A Ben Johnson costume. You wear track shoes and a child-resistant (to protect the neighborhood kids) bottle of pills.
Jay Schroeder is easy. You just bring your own bench to sit on. You can also make this a team affair.
If the evening is warm, you could go as Florence Griffith Joyner. You need jets on your feet and an outfit with only one leg (tough on cold nights). The good news is you’d be done in under 11 seconds. The bad news is you have to spend the whole afternoon getting your nails done.
Speaking of Jets, there’s Mark Gastineau. You throw the candy on the ground, dance widly around it and then leave without telling anybody.
If you want to be Larry Brown, you drive from house to house in a moving van.

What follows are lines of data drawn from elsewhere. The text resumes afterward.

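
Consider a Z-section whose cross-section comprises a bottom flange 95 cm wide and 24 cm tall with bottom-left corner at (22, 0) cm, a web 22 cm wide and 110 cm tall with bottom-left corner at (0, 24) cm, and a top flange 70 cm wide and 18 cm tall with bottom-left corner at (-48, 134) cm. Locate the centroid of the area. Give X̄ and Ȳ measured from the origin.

Part | A | x̄ᵢ | ȳᵢ | A·x̄ᵢ | A·ȳᵢ
bottom flange | 2280.00 | 69.50 | 12.00 | 158460.00 | 27360.00
web | 2420.00 | 11.00 | 79.00 | 26620.00 | 191180.00
top flange | 1260.00 | -13.00 | 143.00 | -16380.00 | 180180.00
Σ | 5960.00 |  |  | 168700.00 | 398720.00
X̄ = 168700.00 / 5960.00 = 28.31 cm
Ȳ = 398720.00 / 5960.00 = 66.90 cm

X̄ = 28.31 cm, Ȳ = 66.90 cm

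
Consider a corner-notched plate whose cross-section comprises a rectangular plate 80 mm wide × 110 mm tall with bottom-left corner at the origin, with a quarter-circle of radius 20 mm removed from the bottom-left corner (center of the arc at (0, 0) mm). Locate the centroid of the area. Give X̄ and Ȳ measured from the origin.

plate: A = 80 × 110 = 8800.00, centroid at (40.00, 55.00).
removed quarter-circle: A = −¼π·20² = -314.16, centroid at (8.49, 8.49).
ΣA = 8485.84 mm², ΣAX̄ = 349333.33 mm³, ΣAȲ = 481333.33 mm³.
X̄ = 349333.33/8485.84 = 41.17 mm; Ȳ = 481333.33/8485.84 = 56.72 mm.

X̄ = 41.17 mm, Ȳ = 56.72 mm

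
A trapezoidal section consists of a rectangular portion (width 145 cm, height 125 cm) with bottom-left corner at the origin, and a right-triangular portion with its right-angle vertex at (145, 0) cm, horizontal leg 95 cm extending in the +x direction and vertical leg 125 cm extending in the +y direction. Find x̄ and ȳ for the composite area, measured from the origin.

rectangular portion: A = 145 × 125 = 18125.00, centroid at (72.50, 62.50).
triangular portion: A = ½·95·125 = 5937.50, centroid at (176.67, 41.67).
ΣA = 24062.50 cm², ΣAx̄ = 2363020.83 cm³, ΣAȳ = 1380208.33 cm³.
x̄ = 2363020.83/24062.50 = 98.20 cm; ȳ = 1380208.33/24062.50 = 57.36 cm.

x̄ = 98.20 cm, ȳ = 57.36 cm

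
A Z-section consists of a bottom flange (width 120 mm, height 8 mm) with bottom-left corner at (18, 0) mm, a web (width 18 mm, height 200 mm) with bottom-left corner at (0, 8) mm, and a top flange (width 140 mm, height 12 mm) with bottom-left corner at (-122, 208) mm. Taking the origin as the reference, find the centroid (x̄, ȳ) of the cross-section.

bottom flange: A = 120 × 8 = 960.00, centroid at (78.00, 4.00).
web: A = 18 × 200 = 3600.00, centroid at (9.00, 108.00).
top flange: A = 140 × 12 = 1680.00, centroid at (-52.00, 214.00).
ΣA = 6240.00 mm², ΣAx̄ = 19920.00 mm³, ΣAȳ = 752160.00 mm³.
x̄ = 19920.00/6240.00 = 3.19 mm; ȳ = 752160.00/6240.00 = 120.54 mm.

x̄ = 3.19 mm, ȳ = 120.54 mm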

In a Danny Manning costume, you hold out for more candy.
You can go as Tom Lasorda. Wear a buffet.
It’s kind of pointless to go as the Oakland Athletics, because they usually get shut out, anyway.

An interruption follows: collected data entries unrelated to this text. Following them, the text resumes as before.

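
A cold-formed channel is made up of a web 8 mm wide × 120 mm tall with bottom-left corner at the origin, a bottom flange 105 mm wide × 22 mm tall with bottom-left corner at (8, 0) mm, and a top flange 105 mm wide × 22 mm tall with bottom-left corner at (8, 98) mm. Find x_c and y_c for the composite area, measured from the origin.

x_c = 50.78 mm, y_c = 60.00 mm

web: A = 8 × 120 = 960.00, centroid at (4.00, 60.00).
bottom flange: A = 105 × 22 = 2310.00, centroid at (60.50, 11.00).
top flange: A = 105 × 22 = 2310.00, centroid at (60.50, 109.00).
ΣA = 5580.00 mm²
ΣAx_c = (960.00)(4.00) + (2310.00)(60.50) + (2310.00)(60.50) = 283350.00 mm³
ΣAy_c = (960.00)(60.00) + (2310.00)(11.00) + (2310.00)(109.00) = 334800.00 mm³
x_c = 283350.00 / 5580.00 = 50.78 mm
y_c = 334800.00 / 5580.00 = 60.00 mm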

Team dress: You and a friend can go as William Perry.
Bo Jackson needs 2 costumes.
Add costumes: Vin Scully is a good one, but you need a tape recorder, Littwin writes. Instead of walking up to the house and offering the traditional trick-or-treat greeting, you hit the play button and out comes: “It’s a gorgeous night for hobgoblins great and small to participate in this most American of pastimes, excepting the National Pastime, of course. Set against a silvery moon framed in golden, leafy splendor, it’s a marvelous occasion for meeting old friends and making new with the passing out of candy as the medium of heartfelt exchange. And that’s 2-and-1 on the batter.”
Victor Kiam, new owner of the New England Patriots, thoroughly enjoyed his team’s 30-7 recent victory over the Chicago Bears, particularly because of the insults Jim McMahon and the Bears directed at Patriot quarterback Doug Flutie.

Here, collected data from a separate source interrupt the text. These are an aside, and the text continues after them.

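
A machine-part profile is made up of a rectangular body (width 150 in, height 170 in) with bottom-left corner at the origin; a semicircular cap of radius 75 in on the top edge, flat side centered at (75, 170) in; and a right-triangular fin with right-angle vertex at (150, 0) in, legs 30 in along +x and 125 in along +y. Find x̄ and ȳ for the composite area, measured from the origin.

rectangular body: A = 150 × 170 = 25500.00, centroid at (75.00, 85.00).
semicircular top: A = ½π·75² = 8835.73, centroid at (75.00, 201.83).
triangular fin: A = ½·30·125 = 1875.00, centroid at (160.00, 41.67).
ΣA = 36210.73 in², ΣAx̄ = 2875179.70 in³, ΣAȳ = 4028948.99 in³.
x̄ = 2875179.70/36210.73 = 79.40 in; ȳ = 4028948.99/36210.73 = 111.26 in.

x̄ = 79.40 in, ȳ = 111.26 in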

“I do believe that Mr. Flutie put to rest all the comments coming out of the Midwest,” Kiam said. “If you check the scoreboard, I wonder if Mr. McMahon or Mr. Flutie was the better quarterback. Let the record speak for itself.”
Wrote Chicago Tribune columnist Bernie Lincicome: “It is not the first time Kiam, the owner of Remington, has spoken up for a little shaver.”
G’day, bad grass: In a case of visitors insulting hosts, the touring Australian rugby team sharply criticized the condition of England’s national stadium, saying the turf looked like “an uncut cornfield” and urged that it be trimmed before an international match.
“Running through it is like running through shallow water,” Australia Coach Bob Dwyer said after inspecting the field.
“Both teams want to run the ball, so why not cut the grass down to give us a magnificent playing surface,” Dwyer said.
Despite the conditions, Australia won.
Quotebook
Asked whether he expects his No. 8-ranked Sooners to beat No. 12-ranked Oklahoma State this week, Oklahoma football Coach Barry Switzer said: “I plan on it. I’ve always planned on it. We’ve been doing a pretty good job of it in 43 years.”